Visit src/model for more advanced examples, such as ResNet
, DenseNet, MobileNet v2,
and BERT.
let mut model = layers::Sequential::new();
model
.add(layers::Conv2d::new(1, 64, [3, 3]))
.add(layers::Relu)
.add(layers::MaxPool2d::new([2, 2]))
.add(layers::Conv2d::new(64, 128, [3, 3]))
.add(layers::Relu)
.add(layers::MaxPool2d::new([2, 2]))
.add(layers::Conv2d::new(128, 128, [3, 3]))
.add(layers::Relu)
.add(layers::Flatten)
.add(layers::Dense::new(3 * 3 * 128, 64))
.add(layers::Relu)
.add(layers::Dense::new(64, 10));
let logits = model.pass(&x);Several momentum-based optimizers (e.g., Adam) are available.

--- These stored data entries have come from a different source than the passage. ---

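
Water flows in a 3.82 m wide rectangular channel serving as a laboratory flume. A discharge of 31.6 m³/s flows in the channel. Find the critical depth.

For a rectangular channel, critical depth y_c = (q²/g)^(1/3) where q = Q/b = 31.6/3.82 = 8.272 m²/s.
So y_c = (8.272²/9.81)^(1/3) = 1.91 m.

y_c = 1.91 m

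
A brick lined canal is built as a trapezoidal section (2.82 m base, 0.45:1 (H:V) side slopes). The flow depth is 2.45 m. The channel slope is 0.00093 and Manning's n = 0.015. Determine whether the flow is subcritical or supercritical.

With bottom width b = 2.82 m and side slope z = 0.45: A = (b + zy)y = (2.82 + 0.45×2.45)×2.45 = 9.61 m²; P = b + 2y√(1+z²) = 2.82 + 2×2.45×1.097 = 8.193 m.
Hydraulic radius R = A/P = 9.61/8.193 = 1.173 m.
V = (1/n) R^(2/3) √S = (1/0.015) × 1.173^(2/3) × √0.00093 = 2.261 m/s. Hydraulic depth D_h = A/T = 9.61/5.025 = 1.912 m.
Froude number Fr = V/√(g·D_h) = 2.261/√(9.81×1.912) = 0.522, which is less than 1, so the flow is subcritical.

subcritical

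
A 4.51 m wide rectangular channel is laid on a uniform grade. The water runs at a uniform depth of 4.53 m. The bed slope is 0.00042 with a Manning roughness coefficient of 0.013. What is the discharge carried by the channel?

Flow area A = b·y = 4.51 × 4.53 = 20.43 m². Wetted perimeter P = b + 2y = 4.51 + 2×4.53 = 13.57 m.
Hydraulic radius R = A/P = 20.43/13.57 = 1.506 m.
Manning's equation: Q = (1/n) A R^(2/3) S^(1/2) = (1/0.013) × 20.43 × 1.506^(2/3) × 0.00042^(1/2) = 42.3 m³/s.

Q = 42.3 m³/s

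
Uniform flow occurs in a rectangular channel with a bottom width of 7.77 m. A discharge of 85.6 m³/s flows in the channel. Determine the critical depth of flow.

y_c = 2.31 m

For a rectangular channel, critical depth y_c = (q²/g)^(1/3) where q = Q/b = 85.6/7.77 = 11.02 m²/s.
So y_c = (11.02²/9.81)^(1/3) = 2.31 m.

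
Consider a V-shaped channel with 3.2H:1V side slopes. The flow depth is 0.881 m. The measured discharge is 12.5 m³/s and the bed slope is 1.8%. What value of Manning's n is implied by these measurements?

n = 0.015

For a triangular section with side slope z = 3.2: A = zy² = 3.2×0.881² = 2.484 m²; P = 2y√(1+z²) = 2×0.881×3.353 = 5.907 m.
Hydraulic radius R = A/P = 2.484/5.907 = 0.4204 m.
Rearranging Manning's equation: n = (1/Q) A R^(2/3) S^(1/2) = (1/12.5) × 2.484 × 0.4204^(2/3) × √0.018 = 0.015.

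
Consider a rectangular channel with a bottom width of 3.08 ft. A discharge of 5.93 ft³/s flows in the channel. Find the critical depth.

y_c = 0.486 ft

For a rectangular channel, critical depth y_c = (q²/g)^(1/3) where q = Q/b = 5.93/3.08 = 1.925 ft²/s.
So y_c = (1.925²/32.2)^(1/3) = 0.486 ft.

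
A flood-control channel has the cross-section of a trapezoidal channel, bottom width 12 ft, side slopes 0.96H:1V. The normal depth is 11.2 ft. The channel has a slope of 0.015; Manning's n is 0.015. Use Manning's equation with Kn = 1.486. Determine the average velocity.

With bottom width b = 12 ft and side slope z = 0.96: A = (b + zy)y = (12 + 0.96×11.2)×11.2 = 254.8 ft²; P = b + 2y√(1+z²) = 12 + 2×11.2×1.386 = 43.05 ft.
Hydraulic radius R = A/P = 254.8/43.05 = 5.919 ft.
From Manning's equation, V = (1.486/n) R^(2/3) S^(1/2) = (1.486/0.015) × 5.919^(2/3) × 0.015^(1/2) = 39.7 ft/s.

V = 39.7 ft/s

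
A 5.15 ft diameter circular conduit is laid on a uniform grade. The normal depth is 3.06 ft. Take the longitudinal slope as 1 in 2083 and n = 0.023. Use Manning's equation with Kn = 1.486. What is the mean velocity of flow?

V = 1.79 ft/s

For a circular section of diameter D = 5.15 ft at depth y = 3.06 ft, the central angle is θ = 2 arccos(1 − 2y/D) = 3.521 rad. Then A = (D²/8)(θ − sin θ) = 12.9 ft² and P = Dθ/2 = 9.065 ft.
Hydraulic radius R = A/P = 12.9/9.065 = 1.423 ft.
From Manning's equation, V = (1.486/n) R^(2/3) S^(1/2) = (1.486/0.023) × 1.423^(2/3) × 0.0004801^(1/2) = 1.79 ft/s.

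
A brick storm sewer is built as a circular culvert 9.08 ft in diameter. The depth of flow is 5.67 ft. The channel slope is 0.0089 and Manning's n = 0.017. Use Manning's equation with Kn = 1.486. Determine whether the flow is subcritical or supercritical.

For a circular section of diameter D = 9.08 ft at depth y = 5.67 ft, the central angle is θ = 2 arccos(1 − 2y/D) = 3.645 rad. Then A = (D²/8)(θ − sin θ) = 42.53 ft² and P = Dθ/2 = 16.55 ft.
Hydraulic radius R = A/P = 42.53/16.55 = 2.57 ft.
V = (1.486/n) R^(2/3) √S = (1.486/0.017) × 2.57^(2/3) × √0.0089 = 15.47 ft/s. Hydraulic depth D_h = A/T = 42.53/8.794 = 4.836 ft.
Froude number Fr = V/√(g·D_h) = 15.47/√(32.2×4.836) = 1.24, which is greater than 1, so the flow is supercritical.

supercritical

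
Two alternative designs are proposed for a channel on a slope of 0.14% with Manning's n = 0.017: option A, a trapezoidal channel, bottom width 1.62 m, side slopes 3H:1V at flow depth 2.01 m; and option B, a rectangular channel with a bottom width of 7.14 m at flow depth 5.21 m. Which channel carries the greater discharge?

Channel A: With bottom width b = 1.62 m and side slope z = 3: A = (b + zy)y = (1.62 + 3×2.01)×2.01 = 15.38 m²; P = b + 2y√(1+z²) = 1.62 + 2×2.01×3.162 = 14.33 m. Hydraulic radius R = A/P = 15.38/14.33 = 1.073 m. Q_A = (1/0.017)·15.38·1.073^(2/3)·√0.0014 = 35.47 m³/s.
Channel B: Flow area A = b·y = 7.14 × 5.21 = 37.2 m². Wetted perimeter P = b + 2y = 7.14 + 2×5.21 = 17.56 m. Hydraulic radius R = A/P = 37.2/17.56 = 2.118 m. Q_B = (1/0.017)·37.2·2.118^(2/3)·√0.0014 = 135 m³/s.
Q_A = 35.47 m³/s vs Q_B = 135 m³/s, so channel B carries more.

channel B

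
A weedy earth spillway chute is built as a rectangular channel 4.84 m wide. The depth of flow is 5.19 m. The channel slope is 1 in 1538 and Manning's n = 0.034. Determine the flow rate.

Q = 26.3 m³/s

Flow area A = b·y = 4.84 × 5.19 = 25.12 m². Wetted perimeter P = b + 2y = 4.84 + 2×5.19 = 15.22 m.
Hydraulic radius R = A/P = 25.12/15.22 = 1.65 m.
Manning's equation: Q = (1/n) A R^(2/3) S^(1/2) = (1/0.034) × 25.12 × 1.65^(2/3) × 0.0006502^(1/2) = 26.3 m³/s.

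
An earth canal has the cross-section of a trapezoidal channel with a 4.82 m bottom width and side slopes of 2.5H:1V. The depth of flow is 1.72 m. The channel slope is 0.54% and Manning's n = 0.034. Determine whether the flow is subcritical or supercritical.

subcritical

With bottom width b = 4.82 m and side slope z = 2.5: A = (b + zy)y = (4.82 + 2.5×1.72)×1.72 = 15.69 m²; P = b + 2y√(1+z²) = 4.82 + 2×1.72×2.693 = 14.08 m.
Hydraulic radius R = A/P = 15.69/14.08 = 1.114 m.
V = (1/n) R^(2/3) √S = (1/0.034) × 1.114^(2/3) × √0.0054 = 2.322 m/s. Hydraulic depth D_h = A/T = 15.69/13.42 = 1.169 m.
Froude number Fr = V/√(g·D_h) = 2.322/√(9.81×1.169) = 0.686, which is less than 1, so the flow is subcritical.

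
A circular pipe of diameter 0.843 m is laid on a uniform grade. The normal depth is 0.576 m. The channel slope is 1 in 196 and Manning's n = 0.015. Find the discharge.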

println!("{:?}", Device::get_list());
let mut ctx = Context::new();
let mut model = ResNet::new(ResNetConfig::d18(1, 10));
let batch_size = 128;
let num_epoch = 30;
let learning_rate = 1e-4;
let dataset = Mnist::from_source(
"./dataset/mnist/train-images.idx3-ubyte",
"./dataset/mnist/train-labels.idx1-ubyte",
).unwrap();
let mut optimizer = Adam::new(learning_rate);
model.init(&mut ctx, 0);
optimizer.init(&mut ctx);
let input = Var::empty([batch_size, 28, 28, 1], DataType::Float);
let label = Var::empty([batch_size, 1], DataType::Uint);
let logits = model.pass(&input);
let loss = softmax_cross_entropy(&logits, &label).mean(0, false);
let grads = grad_param(&loss, &model);
let acc = accuracy(&logits, &label);
let p = Program::compile(&[], grads.values().chain([&loss, &acc]));
for i in 0..num_epoch {
for (j, (images, labels)) in dataset.iter().batch(batch_size, Mnist::collate).enumerate() {
let (images, labels) = (images.to_device(&mut ctx), labels.to_device(&mut ctx));
input.set(images);
label.set(labels);
p.exec(&mut ctx);
optimizer.update(&grads, &mut ctx);
println!(
"epoch {:?} / batch {:?} / acc: {:?} / loss: {:?}",
i,
j,
acc.eval(&mut ctx).to_host().scalar::<f32>(),
loss.eval(&mut ctx).to_host().scalar::<f32>(),
);
ctx.data.clear();
}
}Sage has several built-in tensor memory management strategies to support large-scale model training and memory-constrained computing environments. Please read our paper on memory-efficient on-device training for more details.
Sage is licensed under either of Apache License, Version 2.0 or MIT License at your option.